Las autoridades pidieron a la población local que permaneciera cerca de los refugios. Los partidos de fútbol del fin de se semana fueron cancelados en todo el sur el país y hoy no habrán clases en todas las ciudades israelíes que se encuentran en un radio de 7 a 40 kilómetros de Gaza.

La muerte del jefe de un grupo radical palestino en un ataque aéreo israelí desató una nueva ola de violencia que dejó 16 palestinos muertos y más de 100 cohetes lanzados contra Israel.

Hamás y Egipto mantienen contactos para intentar reinstaurar una tregua tácita con Israel y poner fin a la violencia.

«Deseamos realmente poner fin a la violencia en la Franja de Gaza y los contactos que sellamos con Egipto van en esa dirección» declaró el portavoz de Hamás en Gaza, Taher el Nunu.

Un palestino murió durante un nuevo operativo israelí la noche del sábado al domingo y otros tres perdieron la vida el sábado en ataques aéreos de Israel al sur de la Franja de Gaza, de acuerdo con fuentes médicas locales.

En total 16 palestinos murieron y 26 resultaron heridos, de los cuales cinco de gravedad, desde el viernes por la tarde.

Esta nueva explosión de violencia ocurre después de la eliminación del secretario general de los Comités de Resistencia Popular, Zuherir al Qaissi, y de Mahmud Hanani, miembro de la misma organización, en la tarde del viernes al oeste de la ciudad de Gaza, durante un ataque aéreo.
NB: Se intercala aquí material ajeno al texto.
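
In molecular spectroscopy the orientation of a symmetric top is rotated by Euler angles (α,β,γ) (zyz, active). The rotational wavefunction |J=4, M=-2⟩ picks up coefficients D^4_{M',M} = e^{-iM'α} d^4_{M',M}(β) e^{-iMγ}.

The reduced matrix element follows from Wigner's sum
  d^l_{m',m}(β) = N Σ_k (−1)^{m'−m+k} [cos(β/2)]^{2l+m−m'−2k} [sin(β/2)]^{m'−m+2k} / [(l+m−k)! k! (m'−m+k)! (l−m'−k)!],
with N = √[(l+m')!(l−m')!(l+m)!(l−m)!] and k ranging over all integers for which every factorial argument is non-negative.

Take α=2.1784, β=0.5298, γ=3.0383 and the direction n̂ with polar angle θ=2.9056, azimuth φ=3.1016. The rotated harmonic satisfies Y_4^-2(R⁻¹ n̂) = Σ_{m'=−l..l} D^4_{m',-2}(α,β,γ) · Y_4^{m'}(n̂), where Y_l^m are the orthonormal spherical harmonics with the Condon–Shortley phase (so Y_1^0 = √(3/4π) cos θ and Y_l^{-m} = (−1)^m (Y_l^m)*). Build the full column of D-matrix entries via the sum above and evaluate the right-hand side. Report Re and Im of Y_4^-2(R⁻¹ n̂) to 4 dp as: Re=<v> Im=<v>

Re=0.3000 Im=-0.3071

Need the full column D^4_{m',-2} for m'=−4..4 at α=2.1784, β=0.5298, γ=3.0383.
cos(β/2)=0.965119, sin(β/2)=0.261813
d^4_{-4,-2}: single k=2 term ⇒ +0.293120;  D = -0.178099+0.232809i
d^4_{-3,-2}: k∈[1..2] ⇒ +0.764047 -0.168679 = +0.595368;  D = +0.594753+0.027038i
d^4_{-2,-2}: k∈[0..2] ⇒ +0.752741 -0.664733 +0.061147 = +0.149156;  D = -0.079504-0.126200i
d^4_{-1,-2}: k∈[0..2] ⇒ -0.866348 +0.318774 -0.015639 = -0.563213;  D = +0.219854-0.518530i
d^4_{0,-2}: k∈[0..2] ⇒ +0.525518 -0.103128 +0.002846 = +0.425236;  D = +0.416194-0.087224i
d^4_{1,-2}: k∈[0..2] ⇒ -0.212516 +0.023459 -0.000345 = -0.189402;  D = +0.137728+0.130017i
d^4_{2,-2}: k∈[0..2] ⇒ +0.061147 -0.003600 +0.000022 = +0.057570;  D = -0.008546+0.056932i
d^4_{3,-2}: k∈[0..1] ⇒ -0.012413 +0.000304 = -0.012109;  D = -0.010857+0.005360i
d^4_{4,-2}: single k=0 term ⇒ +0.001587;  D = -0.001390-0.000767i
Y_4^{m'}(θ=2.9056,φ=3.1016) and Σ D·Y over m':
  (-0.1781+0.2328i)·(+0.0013+0.0002i)  (+0.5948+0.0270i)·(+0.0154+0.0019i)  (-0.0795-0.1262i)·(+0.1024+0.0082i)  (+0.2199-0.5185i)·(+0.3887+0.0156i)  (+0.4162-0.0872i)·(+0.6260+0.0000i)  (+0.1377+0.1300i)·(-0.3887+0.0156i)  (-0.0085+0.0569i)·(+0.1024-0.0082i)  (-0.0109+0.0054i)·(-0.0154+0.0019i)  (-0.0014-0.0008i)·(+0.0013-0.0002i)
Y_4^-2(R⁻¹ n̂) = +0.300013-0.307133i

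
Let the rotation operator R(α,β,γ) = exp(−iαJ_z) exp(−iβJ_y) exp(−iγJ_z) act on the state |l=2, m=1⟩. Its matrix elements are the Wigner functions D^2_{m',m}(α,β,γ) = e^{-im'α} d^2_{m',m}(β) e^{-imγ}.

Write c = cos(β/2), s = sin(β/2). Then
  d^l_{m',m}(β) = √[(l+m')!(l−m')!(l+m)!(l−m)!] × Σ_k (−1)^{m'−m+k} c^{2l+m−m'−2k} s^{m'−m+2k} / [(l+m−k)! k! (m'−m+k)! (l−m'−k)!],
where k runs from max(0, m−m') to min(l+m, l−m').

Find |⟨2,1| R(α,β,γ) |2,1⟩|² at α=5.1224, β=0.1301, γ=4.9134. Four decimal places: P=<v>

P=0.9583

First d^2_{1,1}(β=0.1301), then the phase factors e^{-i(1)α} and e^{-i(1)γ}:
Half-angle: c=0.997885, s=0.065004. N=√(6·1·6·1)=6.000000
k: max(0,(1)−(1))=0 … min(2+(1),2−(1))=1
  k=0: (−1)^0·6.0000/(6)·0.9979^4·0.0650^0 = +0.991567
  k=1: (−1)^1·6.0000/(2)·0.9979^2·0.0650^2 = -0.012623
d^2_{1,1}(0.1301) = +0.991567 -0.012623 = +0.978944
|D^2_{1,1}|² = |d^2_{1,1}(β)|² = (+0.978944)² = 0.958331 (the z-rotation phases have unit modulus)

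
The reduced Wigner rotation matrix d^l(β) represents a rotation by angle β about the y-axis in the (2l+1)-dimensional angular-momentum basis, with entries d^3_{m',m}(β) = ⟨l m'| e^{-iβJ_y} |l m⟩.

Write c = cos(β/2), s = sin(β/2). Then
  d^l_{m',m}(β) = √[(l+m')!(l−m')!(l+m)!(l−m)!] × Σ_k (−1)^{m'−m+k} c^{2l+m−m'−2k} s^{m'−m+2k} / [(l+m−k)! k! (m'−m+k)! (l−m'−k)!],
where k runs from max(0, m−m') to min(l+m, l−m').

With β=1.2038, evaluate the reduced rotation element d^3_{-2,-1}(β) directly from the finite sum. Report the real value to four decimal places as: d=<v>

d=0.0383

d^3_{-2,-1}(β=1.2038) via Wigner's sum:
c=cos(1.2038/2)=0.824261, s=sin(1.2038/2)=0.566210; N=√[1·120·2·24]=75.894664
k: max(0,(-1)−(-2))=1 … min(3+(-1),3−(-2))=2
  k=1: (−1)^0·75.8947/(24)·0.8243^5·0.5662^1 = +0.681243
  k=2: (−1)^1·75.8947/(12)·0.8243^3·0.5662^3 = -0.642919
d^3_{-2,-1}(1.2038) = +0.681243 -0.642919 = +0.038323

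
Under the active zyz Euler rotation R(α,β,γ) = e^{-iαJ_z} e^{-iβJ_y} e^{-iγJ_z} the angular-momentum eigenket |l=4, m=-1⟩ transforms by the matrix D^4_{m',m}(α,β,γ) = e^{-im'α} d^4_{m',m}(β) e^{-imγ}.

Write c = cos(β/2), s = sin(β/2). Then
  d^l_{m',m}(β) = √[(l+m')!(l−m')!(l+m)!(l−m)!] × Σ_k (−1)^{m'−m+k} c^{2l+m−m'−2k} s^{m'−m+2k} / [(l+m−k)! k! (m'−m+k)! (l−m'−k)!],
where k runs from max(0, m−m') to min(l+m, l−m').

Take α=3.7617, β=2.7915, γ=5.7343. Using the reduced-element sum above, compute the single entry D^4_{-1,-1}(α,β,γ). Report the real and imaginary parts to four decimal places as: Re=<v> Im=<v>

Re=0.2503 Im=0.0179

Split into d^4_{-1,-1}(β=2.7915) × two z-phases.
c=cos(2.7915/2)=0.174154, s=sin(2.7915/2)=0.984718; N=√[6·120·6·120]=720.000000
Admissible k: 0..3 (factorial args all ≥0)
  k=0: (−1)^0·720.0000/(720)·0.1742^8·0.9847^0 = +0.000001
  k=1: (−1)^1·720.0000/(48)·0.1742^6·0.9847^2 = -0.000406
  k=2: (−1)^2·720.0000/(24)·0.1742^4·0.9847^4 = +0.025948
  k=3: (−1)^3·720.0000/(72)·0.1742^2·0.9847^6 = -0.276527
d^4_{-1,-1}(2.7915) = +0.000001 -0.000406 +0.025948 -0.276527 = -0.250985
D = (-0.813816-0.581123i)·(-0.250985)·(+0.853107-0.521737i) = +0.250348+0.017861i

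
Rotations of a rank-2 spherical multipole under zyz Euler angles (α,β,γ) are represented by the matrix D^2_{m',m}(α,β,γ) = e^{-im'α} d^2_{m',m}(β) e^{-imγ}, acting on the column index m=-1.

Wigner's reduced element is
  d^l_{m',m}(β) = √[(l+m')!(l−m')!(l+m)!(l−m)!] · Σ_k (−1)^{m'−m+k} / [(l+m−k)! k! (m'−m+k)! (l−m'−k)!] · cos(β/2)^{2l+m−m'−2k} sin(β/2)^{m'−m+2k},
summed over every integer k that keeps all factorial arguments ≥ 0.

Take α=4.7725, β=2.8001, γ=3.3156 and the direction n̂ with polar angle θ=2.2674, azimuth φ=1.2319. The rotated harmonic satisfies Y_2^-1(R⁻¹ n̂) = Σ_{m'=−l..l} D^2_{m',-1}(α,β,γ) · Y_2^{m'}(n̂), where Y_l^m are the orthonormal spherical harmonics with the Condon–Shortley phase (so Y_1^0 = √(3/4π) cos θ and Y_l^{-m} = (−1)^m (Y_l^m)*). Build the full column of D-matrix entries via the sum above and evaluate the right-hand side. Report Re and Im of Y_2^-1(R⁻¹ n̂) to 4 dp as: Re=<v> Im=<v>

Re=-0.2612 Im=0.0401

Need the full column D^2_{m',-1} for m'=−2..2 at α=4.7725, β=2.8001, γ=3.3156.
cos(β/2)=0.169918, sin(β/2)=0.985458
d^2_{-2,-1}: single k=1 term ⇒ +0.009669;  D = +0.009254+0.002804i
d^2_{-1,-1}: k∈[0..1] ⇒ +0.000834 -0.084115 = -0.083282;  D = +0.019320-0.081010i
d^2_{0,-1}: k∈[0..1] ⇒ -0.011842 +0.398317 = +0.386475;  D = -0.380639-0.066911i
d^2_{1,-1}: k∈[0..1] ⇒ +0.084115 -0.943089 = -0.858974;  D = -0.097623+0.853409i
d^2_{2,-1}: single k=0 term ⇒ -0.325225;  D = -0.324755-0.017484i
Y_2^{m'}(θ=2.2674,φ=1.2319) and Σ D·Y over m':
  (+0.0093+0.0028i)·(-0.1770-0.1425i)  (+0.0193-0.0810i)·(-0.1264+0.3586i)  (-0.3806-0.0669i)·(+0.0741+0.0000i)  (-0.0976+0.8534i)·(+0.1264+0.3586i)  (-0.3248-0.0175i)·(-0.1770+0.1425i)
Y_2^-1(R⁻¹ n̂) = -0.261215+0.040070i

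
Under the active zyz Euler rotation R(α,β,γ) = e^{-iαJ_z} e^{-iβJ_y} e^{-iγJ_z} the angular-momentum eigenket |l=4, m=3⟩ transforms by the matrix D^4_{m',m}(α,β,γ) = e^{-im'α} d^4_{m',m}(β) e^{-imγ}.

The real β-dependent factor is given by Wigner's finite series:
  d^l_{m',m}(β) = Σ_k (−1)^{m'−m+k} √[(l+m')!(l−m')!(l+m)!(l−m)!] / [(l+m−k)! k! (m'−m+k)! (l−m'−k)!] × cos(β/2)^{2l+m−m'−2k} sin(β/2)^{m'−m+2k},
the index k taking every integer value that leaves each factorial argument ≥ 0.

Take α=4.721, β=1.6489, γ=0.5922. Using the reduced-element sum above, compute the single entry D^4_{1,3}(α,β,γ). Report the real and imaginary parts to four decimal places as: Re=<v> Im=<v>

D^4_{1,3}(4.721,1.6489,0.5922) = e^{-i·1·4.721}·d^4_{1,3}(1.6489)·e^{-i·3·0.5922}. Compute d first:
c=cos(1.6489/2)=0.678961, s=sin(1.6489/2)=0.734174; N=√[120·6·5040·1]=1904.940944
k: max(0,(3)−(1))=2 … min(4+(3),4−(1))=3
  k=2: (−1)^0·1904.9409/(240)·0.6790^6·0.7342^2 = +0.419119
  k=3: (−1)^1·1904.9409/(144)·0.6790^4·0.7342^4 = -0.816761
d^4_{1,3}(1.6489) = +0.419119 -0.816761 = -0.397642
Attach z-rotation phases: D = e^{-i(1)(4.721)}·(-0.397642)·e^{-i(3)(0.5922)} = -0.388537+0.084609i

Re=-0.3885 Im=0.0846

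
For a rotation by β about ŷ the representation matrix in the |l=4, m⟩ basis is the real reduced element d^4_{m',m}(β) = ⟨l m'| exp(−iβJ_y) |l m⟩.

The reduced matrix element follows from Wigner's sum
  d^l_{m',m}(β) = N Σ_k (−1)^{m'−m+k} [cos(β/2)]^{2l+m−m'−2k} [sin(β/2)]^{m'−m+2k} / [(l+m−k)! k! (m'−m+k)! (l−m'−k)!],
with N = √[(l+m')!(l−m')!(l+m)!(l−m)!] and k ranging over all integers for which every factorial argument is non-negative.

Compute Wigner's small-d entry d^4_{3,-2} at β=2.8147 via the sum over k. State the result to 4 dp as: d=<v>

d=0.5090

d^4_{3,-2}(β=2.8147) via Wigner's sum:
Half-angle: c=0.162720, s=0.986672. N=√(5040·1·2·720)=2693.993318
k: max(0,(-2)−(3))=0 … min(4+(-2),4−(3))=1
  k=0: (−1)^5·2693.9933/(240)·0.1627^3·0.9867^5 = -0.045224
  k=1: (−1)^6·2693.9933/(720)·0.1627^1·0.9867^7 = +0.554261
d^4_{3,-2}(2.8147) = -0.045224 +0.554261 = +0.509037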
Diez miembros de las Brigadas Al Quds, el brazo armado del movimiento Yihad Islámica, murieron en los ataques aéreos. Uno de esos ataques se produjo en pleno centro de la ciudad de Gaza.

Miles de ciudadanos de Gaza participaron el sábado en los funerales de las víctimas, y juraron a gritos vengar a los «mártires». Los Comités de Resistencia Popular (CRP), las Brigadas de los Mártires de Al Aqsa (un grupo ligado al movimiento Al Fatah, del presidente Mahmud Abbás) y las Brigadas Al Quds reivindicaron la mayoría de los disparos del viernes contra Israel.

El brazo armado de los CRP, las Brigadas Al Nasser Salahedín, amenazaron a Israel con una «respuesta abrumadora» luego del asesinato selectivo de Al Qaissi.

El ejército israelí afirmó en una nota que los CRP eran «responsables de la preparación de un ataque terrorista que ocurriría en los próximos días». Ese equipo «poseía infraestructura terrorista utilizada para lanzar ataques desde la península de Sinaí y la frontera entre Israel y Egipto», añadió la nota.